By Robert Bateman
The U.K. is developing a contract-tracing app designed to help slow the spread of COVID-19.
But privacy experts have identified vulnerabilities that could leave users’ privacy at risk.
A pilot version of the app was released in April by the digital arm of the National Health Service (NHS), known as NHSX. The app originally was due for general release this month, but this has been delayed until June, according news reports Wednesday.
Announcing the pilot in a blog post on the NHSX website, Matthew Gould, the unit’s chief executive, explained how the app worked:
“(An) anonymous log of how close you are to others will be stored securely on your phone,” Gould wrote. “Just as the NHS strives at all times to keep your health records confidential, so it will keep the app data secure.”
But Glyn Moody, author and technology writer, disagreed with Gould’s account of how the app treats user data.
“One of the flaws in this system is that it uses a fixed ID,” Moody told Digital Privacy News, referring to the unique identification number that the app assigns to each user’s device. “This data is not anonymous.”
Moody fears these unique IDs, combined with other data about a user’s interactions, could be used to build a “social graph,” which could ultimately disclose the identification of the user and members of their household and workplace.
But despite his concerns about the app, Moody commended NHSX for releasing the device on an “open source” license, allowing software developers to scrutinize the app’s source code.

“One of the flaws in this system is that it uses a fixed ID.”
Glyn Moody, author and technology writer.
Google Analytics Issue
One individual looking closely at the code is Rob Dyke, who previously worked as a software engineer for the NHS and is currently chief platform engineer at U.K. consultancy Capgemini.
Dyke told Digital Privacy News about a security issue that occurred when a user followed a link provided in the app to the app’s privacy notice. The notice is hosted on the NHSX website, which uses Google Analytics to track visitors.
Dyke noticed that when a user visited the privacy notice page via the link within the app, highly sensitive information is shared with Google, including the individual’s COVID-19 infection status and symptoms.
He said Google or other actors could possibly identify a user by collecting additional data, such as cookies, from their cellphone.
“Analytics tracking could allow individuals to be re-identified across NHS digital services,” Dyke told Digital Privacy News.
“An individual using the app, then accessing NHS 111 (the NHS non-emergency service) or using the NHS app to book an appointment, could be re-identified by IP address.”

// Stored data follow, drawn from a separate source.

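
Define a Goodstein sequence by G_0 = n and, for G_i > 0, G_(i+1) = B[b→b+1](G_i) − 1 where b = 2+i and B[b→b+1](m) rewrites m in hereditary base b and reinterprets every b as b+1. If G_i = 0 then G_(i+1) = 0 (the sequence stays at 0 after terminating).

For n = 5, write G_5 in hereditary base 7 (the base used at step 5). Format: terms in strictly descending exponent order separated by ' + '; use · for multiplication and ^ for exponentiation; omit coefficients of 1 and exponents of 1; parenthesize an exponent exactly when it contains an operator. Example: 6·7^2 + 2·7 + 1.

5 —HB2→ 2^2 + 1 —bump→ 3^3 + 1 = 28 —(−1)→ 27
27 —HB3→ 3^3 —bump→ 4^4 = 256 —(−1)→ 255
255 —HB4→ 3·4^3 + 3·4^2 + 3·4 + 3 —bump→ 3·5^3 + 3·5^2 + 3·5 + 3 = 468 —(−1)→ 467
467 —HB5→ 3·5^3 + 3·5^2 + 3·5 + 2 —bump→ 3·6^3 + 3·6^2 + 3·6 + 2 = 776 —(−1)→ 775
775 —HB6→ 3·6^3 + 3·6^2 + 3·6 + 1 —bump→ 3·7^3 + 3·7^2 + 3·7 + 1 = 1198 —(−1)→ 1197

3·7^3 + 3·7^2 + 3·7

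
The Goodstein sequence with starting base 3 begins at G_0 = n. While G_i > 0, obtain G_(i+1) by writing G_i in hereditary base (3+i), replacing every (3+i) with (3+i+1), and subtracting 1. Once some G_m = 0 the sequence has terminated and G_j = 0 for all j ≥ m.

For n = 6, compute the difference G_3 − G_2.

0

step 0: 6 = 2·3; sub 4 for 3: 2·4; = 8; G_1 = 8−1 = 7
step 1: 7 = 4 + 3; sub 5 for 4: 5 + 3; = 8; G_2 = 8−1 = 7
step 2: 7 = 5 + 2; sub 6 for 5: 6 + 2; = 8; G_3 = 8−1 = 7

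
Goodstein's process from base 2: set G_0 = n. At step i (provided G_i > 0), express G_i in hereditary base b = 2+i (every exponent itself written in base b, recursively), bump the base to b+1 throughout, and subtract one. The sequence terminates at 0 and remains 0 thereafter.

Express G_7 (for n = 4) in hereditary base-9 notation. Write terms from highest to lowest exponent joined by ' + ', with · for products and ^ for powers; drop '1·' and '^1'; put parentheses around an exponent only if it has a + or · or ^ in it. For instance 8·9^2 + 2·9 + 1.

2·9^2 + 9 + 2

G_0 = 4. HB_2(4) = 2^2. Bump = 27. G_1 = 26.
G_1 = 26. HB_3(26) = 2·3^2 + 2·3 + 2. Bump = 42. G_2 = 41.
G_2 = 41. HB_4(41) = 2·4^2 + 2·4 + 1. Bump = 61. G_3 = 60.
G_3 = 60. HB_5(60) = 2·5^2 + 2·5. Bump = 84. G_4 = 83.
G_4 = 83. HB_6(83) = 2·6^2 + 6 + 5. Bump = 110. G_5 = 109.
G_5 = 109. HB_7(109) = 2·7^2 + 7 + 4. Bump = 140. G_6 = 139.
G_6 = 139. HB_8(139) = 2·8^2 + 8 + 3. Bump = 174. G_7 = 173.
G_7 = 173. HB_9(173) = 2·9^2 + 9 + 2. Bump = 212. G_8 = 211.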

Upon raising this issue with the app’s development team, Dyke said he was directed to a May 8 blog post by Terence Eden, NHS’ head of open technology.

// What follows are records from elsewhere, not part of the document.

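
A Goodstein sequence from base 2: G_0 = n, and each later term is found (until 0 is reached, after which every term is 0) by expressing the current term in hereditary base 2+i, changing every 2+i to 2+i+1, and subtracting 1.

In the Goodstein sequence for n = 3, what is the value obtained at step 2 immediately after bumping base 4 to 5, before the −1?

i=0: 3 = 2 + 1 (b=2); 2→3: 3 + 1 = 4; 4−1 = 3
i=1: 3 = 3 (b=3); 3→4: 4 = 4; 4−1 = 3

3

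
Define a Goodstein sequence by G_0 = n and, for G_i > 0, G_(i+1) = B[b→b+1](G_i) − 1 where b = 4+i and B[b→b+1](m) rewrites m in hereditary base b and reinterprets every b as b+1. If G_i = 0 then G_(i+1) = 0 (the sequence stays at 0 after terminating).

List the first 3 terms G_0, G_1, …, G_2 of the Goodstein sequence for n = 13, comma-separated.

13, 15, 17

13 —HB4→ 3·4 + 1 —bump→ 3·5 + 1 = 16 —(−1)→ 15
15 —HB5→ 3·5 —bump→ 3·6 = 18 —(−1)→ 17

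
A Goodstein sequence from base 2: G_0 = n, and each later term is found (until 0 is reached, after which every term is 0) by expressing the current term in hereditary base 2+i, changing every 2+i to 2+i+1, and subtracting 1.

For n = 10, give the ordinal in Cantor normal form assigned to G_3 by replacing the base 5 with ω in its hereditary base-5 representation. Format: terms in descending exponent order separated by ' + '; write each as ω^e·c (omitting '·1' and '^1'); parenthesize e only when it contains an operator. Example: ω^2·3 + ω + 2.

i=0: 10 = 2^(2 + 1) + 2 (b=2); 2→3: 3^(3 + 1) + 3 = 84; 84−1 = 83
i=1: 83 = 3^(3 + 1) + 2 (b=3); 3→4: 4^(4 + 1) + 2 = 1026; 1026−1 = 1025
i=2: 1025 = 4^(4 + 1) + 1 (b=4); 4→5: 5^(5 + 1) + 1 = 15626; 15626−1 = 15625
i=3: 15625 = 5^(5 + 1) (b=5); 5→6: 6^(6 + 1) = 279936; 279936−1 = 279935

ω^(ω + 1)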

“Analytics tracking could allow individuals to be re-identified across NHS digital services.”
Rob Dyke, chief platform engineer, Capgemini.
“Our closed beta will collect some volunteers’ data for performance analytics and A/B testing,” Eden said. “The libraries required for these analytics may still be present — but deactivated — in the public version of the app.”
However, Dyke noted that the sharing of data with Google Analytics was not disclosed in the app’s privacy notice.
Dyke told Digital Privacy News that this sharing of health data had undermined confidence in the app’s design among tech and data-protection experts.
He believes that, for practical reasons, the NHS likely will change course and create a new app based on the decentralized framework developed by Apple and Google.
“It’s strange to think that we’d trust Big Tech with a COVID-19 tracking app more than the NHS,” Dyke said.” Yet Apple and Google have a share price to protect.
“I’d trust them more.”
Robert Bateman is a writer in Brighton, U.K.